[ SHANKARA #02 ] ⚠︎ Mature themes, Contents kissing scene, and Bilingual.
When he closed his eyes, he saw only the shadow of his lover, who loved to colonize the contents of his head. Many men admirer her in secret, and Zakiel has the privilege of h...
Ups! Gambar ini tidak mengikuti Pedoman Konten kami. Untuk melanjutkan publikasi, hapuslah gambar ini atau unggah gambar lain.
• There are many reasons why this story was created, so i hope you will appreciate it as much as I appreciate every comment. 🤍
Hari ini cerah. Secerah senyum Naleeya disetiap langkah. Sang penyinar bumi pun tersipu malu melihat wajahnya yang cantik jelita.
Namun langkah riangnya berjalan harus berhenti ketika ada seorang yang memanggil dari sisi lain. Terkejut mengetahui ada sekitar tiga belas orang yang mencegat Naleeya melangkah. Wajah mereka menampilkan ekspresi aneh menurut pengamatan Naleeya. Senyum-senyum itu, agak terlalu lebar bahkan hampir melengkung sempurna ke arah telinga. Mengerikan. Naleeya mundur selangkah kala salah satu dari mereka bergerak maju, dia harus bersikap waspada dan berhati-hati.
“Naleeya, kan?” Suara itu bertanya tapi intonasinya seperti sedang menuduh.
Ketika Naleeya mengangguk mereka serentak memberikan setangkai bunga mawar merah padanya sembari melontarkan kalimat pujian yang berangsur-angsur hilang seiring dengan perginya mereka satu-persatu.
Naleeya linglung. Mencerna situasi macam apa yang sedang dia alami. Terlalu mengejutkan. Tidak ada yang memberitahu apa yang sedang terjadi. Orang-orang hari ini nampak aneh. Dia melanjutkan langkah dengan pikiran mengacu pada kejadian barusan. Tetapi tidak menerima praduga yang cocok.
Menaiki deretan anak tangga. Sampai di lantai tiga, Naleeya harus kembali dikejutkan dengan penyergapan sejumlah murid. Berbeda dari sebelumnya. Kali ini ekspresi mereka lebih tenang dan tak berlebihan. Dia mendesah tak karuan.
Satu orang perempuan dengan rambut sebahu mendekati, tersenyum ramah. Naleeya tak mengenalinya, tapi tetap balas memberikan senyuman. Perempuan itu berucap. “Halo! Lo pasti Naleeya, soalnya yang matanya biru cuman lo doang disini. Jadi, ini bucket tulip buat lo. Have a great day, ya!” Menyodorkan satu bucket bunga tulip.
Kewalahan. Naleeya bahkan bingung menerimanya karena tak bisa membawa lebih banyak lagi di kedua tangannya yang telah tergenggam tiga belas tangkai mawar.

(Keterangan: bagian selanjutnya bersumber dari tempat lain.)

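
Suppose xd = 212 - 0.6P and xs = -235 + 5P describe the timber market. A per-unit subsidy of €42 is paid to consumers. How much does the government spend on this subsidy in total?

Government cost = €7837.5

Pre-subsidy: 212 - 0.6P = -235 + 5P gives P* = 2235/28, x* = 4595/28.
With the rebate, buyers effectively pay Pb = Ps − 42, where Ps is the price sellers receive.
Demand in terms of Ps becomes xd = 212 − 0.6(Ps − 42) = 237.2 - 0.6Ps. Setting this equal to supply: 237.2 - 0.6Ps = -235 + 5Ps, so Ps = 2361/28.
Buyers pay Pb = 2361/28 − 42 = 1185/28; x' = -235 + 5·(2361/28) = 5225/28.
Government outlay = subsidy × quantity = 42 × 5225/28 = 7837.5.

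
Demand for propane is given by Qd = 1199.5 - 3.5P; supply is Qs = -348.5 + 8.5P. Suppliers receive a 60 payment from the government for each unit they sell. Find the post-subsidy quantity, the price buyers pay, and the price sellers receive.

Pre-subsidy: 1199.5 - 3.5P = -348.5 + 8.5P gives P* = 129, Q* = 748.
With the subsidy, sellers receive Ps = Pb + 60 for each unit, where Pb is the price buyers pay.
Supply in terms of Pb becomes Qs = -348.5 + 8.5(Pb + 60) = 161.5 + 8.5Pb. Setting this equal to demand: 1199.5 - 3.5Pb = 161.5 + 8.5Pb, so Pb = 86.5.
Sellers receive Ps = 86.5 + 60 = 146.5; Q' = 1199.5 − 3.5·86.5 = 896.75.

Q' = 896.75; buyers pay 86.5; sellers receive 146.5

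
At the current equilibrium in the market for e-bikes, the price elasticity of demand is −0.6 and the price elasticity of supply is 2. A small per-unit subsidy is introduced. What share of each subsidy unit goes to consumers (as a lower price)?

Consumer share = 10/13

For a small subsidy around the equilibrium, the benefit split depends on the relative slopes, which at a point are proportional to the elasticities.
Buyer share = εs/(εs + |εd|) = 2/(2 + 0.6) = 10/13; seller share = |εd|/(εs + |εd|) = 3/13.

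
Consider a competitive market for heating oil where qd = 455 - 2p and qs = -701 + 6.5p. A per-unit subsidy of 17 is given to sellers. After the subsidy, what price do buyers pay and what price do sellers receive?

Pre-subsidy: 455 - 2p = -701 + 6.5p gives p* = 136, q* = 183.
With the subsidy, sellers receive ps = pb + 17 for each unit, where pb is the price buyers pay.
Supply in terms of pb becomes qs = -701 + 6.5(pb + 17) = -590.5 + 6.5pb. Setting this equal to demand: 455 - 2pb = -590.5 + 6.5pb, so pb = 123.
Sellers receive ps = 123 + 17 = 140; q' = 455 − 2·123 = 209.

Buyers pay 123; sellers receive 140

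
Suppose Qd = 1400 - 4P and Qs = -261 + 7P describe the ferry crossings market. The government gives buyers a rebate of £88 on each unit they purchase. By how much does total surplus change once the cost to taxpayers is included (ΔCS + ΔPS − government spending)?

Pre-subsidy: 1400 - 4P = -261 + 7P gives P* = 151, Q* = 796.
With the rebate, buyers effectively pay Pb = Ps − 88, where Ps is the price sellers receive.
Demand in terms of Ps becomes Qd = 1400 − 4(Ps − 88) = 1752 - 4Ps. Setting this equal to supply: 1752 - 4Ps = -261 + 7Ps, so Ps = 183.
Buyers pay Pb = 183 − 88 = 95; Q' = -261 + 7·183 = 1020.
ΔCS = ½(796 + 1020)(151 − 95) = 50848; ΔPS = ½(796 + 1020)(183 − 151) = 29056.
Government spending = 88 × 1020 = 89760.
Net change = 50848 + 29056 − 89760 = -9856. The loss equals the DWL triangle ½·88·224.

Net change in total surplus = -£9856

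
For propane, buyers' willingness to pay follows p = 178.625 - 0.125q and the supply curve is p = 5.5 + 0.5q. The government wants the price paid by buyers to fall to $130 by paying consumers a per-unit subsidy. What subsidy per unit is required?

At a buyer price of 130, quantity demanded is 1429 − 8·130 = 389.
Sellers supply 389 only when they receive ps = 5.5 + 0.5·389 = 200.
s = ps − pb = 200 − 130 = 70.

Required subsidy s = $70 per unit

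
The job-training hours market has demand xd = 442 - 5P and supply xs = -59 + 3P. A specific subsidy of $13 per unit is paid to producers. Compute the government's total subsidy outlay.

Pre-subsidy: 442 - 5P = -59 + 3P gives P* = 62.625, x* = 128.875.
With the subsidy, sellers receive Ps = Pb + 13 for each unit, where Pb is the price buyers pay.
Supply in terms of Pb becomes xs = -59 + 3(Pb + 13) = -20 + 3Pb. Setting this equal to demand: 442 - 5Pb = -20 + 3Pb, so Pb = 57.75.
Sellers receive Ps = 57.75 + 13 = 70.75; x' = 442 − 5·57.75 = 153.25.
Government outlay = subsidy × quantity = 13 × 153.25 = 1992.25.

Government cost = $1992.25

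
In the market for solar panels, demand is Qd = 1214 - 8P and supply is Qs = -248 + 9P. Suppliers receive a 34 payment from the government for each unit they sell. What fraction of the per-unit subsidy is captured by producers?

Producer share = 8/17

Pre-subsidy: 1214 - 8P = -248 + 9P gives P* = 86, Q* = 526.
With the subsidy, sellers receive Ps = Pb + 34 for each unit, where Pb is the price buyers pay.
Supply in terms of Pb becomes Qs = -248 + 9(Pb + 34) = 58 + 9Pb. Setting this equal to demand: 1214 - 8Pb = 58 + 9Pb, so Pb = 68.
Sellers receive Ps = 68 + 34 = 102; Q' = 1214 − 8·68 = 670.
Buyers' price falls by P* − Pb = 86 − 68 = 18; sellers' price rises by Ps − P* = 102 − 86 = 16.
So producers capture 16/34 = 8/17 of each unit of subsidy.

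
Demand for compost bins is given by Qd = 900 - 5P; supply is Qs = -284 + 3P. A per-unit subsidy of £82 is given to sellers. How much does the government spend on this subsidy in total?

Pre-subsidy: 900 - 5P = -284 + 3P gives P* = 148, Q* = 160.
With the subsidy, sellers receive Ps = Pb + 82 for each unit, where Pb is the price buyers pay.
Supply in terms of Pb becomes Qs = -284 + 3(Pb + 82) = -38 + 3Pb. Setting this equal to demand: 900 - 5Pb = -38 + 3Pb, so Pb = 117.25.
Sellers receive Ps = 117.25 + 82 = 199.25; Q' = 900 − 5·117.25 = 313.75.
Government outlay = subsidy × quantity = 82 × 313.75 = 25727.5.

Government cost = £25727.5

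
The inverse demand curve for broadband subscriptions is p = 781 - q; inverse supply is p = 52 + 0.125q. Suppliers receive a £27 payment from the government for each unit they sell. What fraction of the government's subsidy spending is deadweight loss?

DWL / government spending = 1/56

Pre-subsidy: 781 - q = 52 + 0.125q gives q* = 648 and p* = 133.
With the subsidy, sellers receive ps = pb + 27 for each unit, where pb is the price buyers pay.
On the curves, pb = 781 - q and ps = 52 + 0.125q; the wedge ps − pb = 27 gives 52 + 0.125q − (781 - q) = 27, so q' = 672.
Then pb = 781 − 1·672 = 109 and ps = 52 + 0.125·672 = 136.
ΔCS = ½(648 + 672)(133 − 109) = 15840; ΔPS = ½(648 + 672)(136 − 133) = 1980.
Government spending = 27 × 672 = 18144.
DWL = ½ × 27 × (672 − 648) = 324; fraction = 324 / 18144 = 1/56.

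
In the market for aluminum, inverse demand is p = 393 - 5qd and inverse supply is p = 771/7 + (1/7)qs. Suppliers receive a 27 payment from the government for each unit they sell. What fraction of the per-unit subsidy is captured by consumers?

Pre-subsidy: 393 - 5q = 771/7 + (1/7)q gives q* = 55 and p* = 118.
With the subsidy, sellers receive ps = pb + 27 for each unit, where pb is the price buyers pay.
On the curves, pb = 393 - 5q and ps = 771/7 + (1/7)q; the wedge ps − pb = 27 gives 771/7 + (1/7)q − (393 - 5q) = 27, so q' = 60.25.
Then pb = 393 − 5·60.25 = 91.75 and ps = 771/7 + (1/7)·60.25 = 118.75.
Buyers' price falls by p* − pb = 118 − 91.75 = 26.25; sellers' price rises by ps − p* = 118.75 − 118 = 0.75.
So consumers capture 26.25/27 = 35/36 of each unit of subsidy.

Consumer share = 35/36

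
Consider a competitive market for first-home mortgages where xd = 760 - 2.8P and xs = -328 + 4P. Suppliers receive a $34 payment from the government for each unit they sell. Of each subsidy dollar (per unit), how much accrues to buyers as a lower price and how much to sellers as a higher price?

Pre-subsidy: 760 - 2.8P = -328 + 4P gives P* = 160, x* = 312.
With the subsidy, sellers receive Ps = Pb + 34 for each unit, where Pb is the price buyers pay.
Supply in terms of Pb becomes xs = -328 + 4(Pb + 34) = -192 + 4Pb. Setting this equal to demand: 760 - 2.8Pb = -192 + 4Pb, so Pb = 140.
Sellers receive Ps = 140 + 34 = 174; x' = 760 − 2.8·140 = 368.
Buyers' price falls by P* − Pb = 160 − 140 = 20; sellers' price rises by Ps − P* = 174 − 160 = 14.

Buyers gain $20 per unit; sellers gain $14 per unit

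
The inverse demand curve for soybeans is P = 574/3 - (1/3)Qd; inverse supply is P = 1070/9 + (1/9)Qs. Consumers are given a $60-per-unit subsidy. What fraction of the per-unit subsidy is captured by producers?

Pre-subsidy: 574/3 - (1/3)Q = 1070/9 + (1/9)Q gives Q* = 163 and P* = 137.
With the rebate, buyers effectively pay Pb = Ps − 60, where Ps is the price sellers receive.
On the curves, Pb = 574/3 - (1/3)Q and Ps = 1070/9 + (1/9)Q; the wedge Ps − Pb = 60 gives 1070/9 + (1/9)Q − (574/3 - (1/3)Q) = 60, so Q' = 298.
Then Pb = 574/3 − (1/3)·298 = 92 and Ps = 1070/9 + (1/9)·298 = 152.
Buyers' price falls by P* − Pb = 137 − 92 = 45; sellers' price rises by Ps − P* = 152 − 137 = 15.
So producers capture 15/60 = 0.25 of each unit of subsidy.

Producer share = 0.25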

Tetapi dia tetap mencoba dengan memberikan gestur berkata 'tunggu' pada delapan murid yang menggenggam bucket tulip dengan warna berbeda, dua putih, merah, kuning, merah muda, ungu, oranye dan hitam, masing-masing memiliki simbolisasi tersendiri. Jumlahnya jika dihitung pertangkai jelas lebih banyak dari mawar, masing-masing dalam bucket terhitung puluhan. Ketimbang mawar, Naleeya memang lebih tertarik pada tulip, terkesan sederhana namun juga elegan, pun memiliki simbolisasi yang mendalam.
“Terima kasih ya, kalau boleh tau, kalian ngasih aku bunga dalam rangka apa?”

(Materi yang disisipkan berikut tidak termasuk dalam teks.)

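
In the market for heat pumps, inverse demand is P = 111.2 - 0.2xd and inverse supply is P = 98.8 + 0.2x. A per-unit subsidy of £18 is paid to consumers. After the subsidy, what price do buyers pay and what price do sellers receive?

Pre-subsidy: 111.2 - 0.2x = 98.8 + 0.2x gives x* = 31 and P* = 105.
With the rebate, buyers effectively pay Pb = Ps − 18, where Ps is the price sellers receive.
On the curves, Pb = 111.2 - 0.2x and Ps = 98.8 + 0.2x; the wedge Ps − Pb = 18 gives 98.8 + 0.2x − (111.2 - 0.2x) = 18, so x' = 76.
Then Pb = 111.2 − 0.2·76 = 96 and Ps = 98.8 + 0.2·76 = 114.

Buyers pay £96; sellers receive £114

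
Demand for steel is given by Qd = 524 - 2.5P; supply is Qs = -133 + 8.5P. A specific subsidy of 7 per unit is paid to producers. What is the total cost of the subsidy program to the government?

Government cost = 119567/44

Pre-subsidy: 524 - 2.5P = -133 + 8.5P gives P* = 657/11, Q* = 8243/22.
With the subsidy, sellers receive Ps = Pb + 7 for each unit, where Pb is the price buyers pay.
Supply in terms of Pb becomes Qs = -133 + 8.5(Pb + 7) = -73.5 + 8.5Pb. Setting this equal to demand: 524 - 2.5Pb = -73.5 + 8.5Pb, so Pb = 1195/22.
Sellers receive Ps = 1195/22 + 7 = 1349/22; Q' = 524 − 2.5·(1195/22) = 17081/44.
Government outlay = subsidy × quantity = 7 × 17081/44 = 119567/44.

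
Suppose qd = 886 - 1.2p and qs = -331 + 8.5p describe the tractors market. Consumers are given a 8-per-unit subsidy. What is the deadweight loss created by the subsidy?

Pre-subsidy: 886 - 1.2p = -331 + 8.5p gives p* = 12170/97, q* = 71338/97.
With the rebate, buyers effectively pay pb = ps − 8, where ps is the price sellers receive.
Demand in terms of ps becomes qd = 886 − 1.2(ps − 8) = 895.6 - 1.2ps. Setting this equal to supply: 895.6 - 1.2ps = -331 + 8.5ps, so ps = 12266/97.
Buyers pay pb = 12266/97 − 8 = 11490/97; q' = -331 + 8.5·(12266/97) = 72154/97.
The subsidy expands output by 72154/97 − 71338/97 = 816/97 past the efficient level; on those units the gap between marginal cost and willingness to pay runs from 0 up to 8.
DWL = ½ × 8 × 816/97 = 3264/97.

Deadweight loss = 3264/97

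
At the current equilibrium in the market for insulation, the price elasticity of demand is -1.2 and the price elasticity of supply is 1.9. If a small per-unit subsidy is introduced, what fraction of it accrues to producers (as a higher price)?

For a small subsidy around the equilibrium, the benefit split depends on the relative slopes, which at a point are proportional to the elasticities.
Buyer share = εs/(εs + |εd|) = 1.9/(1.9 + 1.2) = 19/31; seller share = |εd|/(εs + |εd|) = 12/31.
So producers capture 12/31 of the subsidy.

Producer share = 12/31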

Mereka saling pandang sebentar, lalu tersenyum malu-malu dan melenggang pergi tanpa harus menjawab pertanyaan Naleeya. Membuat perempuan tersebut diserang kebingungan luar biasa, beberapa murid disekitarnya bertingkah laku aneh juga, seperti menatap dengan sorot iri tapi kemudian menampilkan ekspresi menggoda.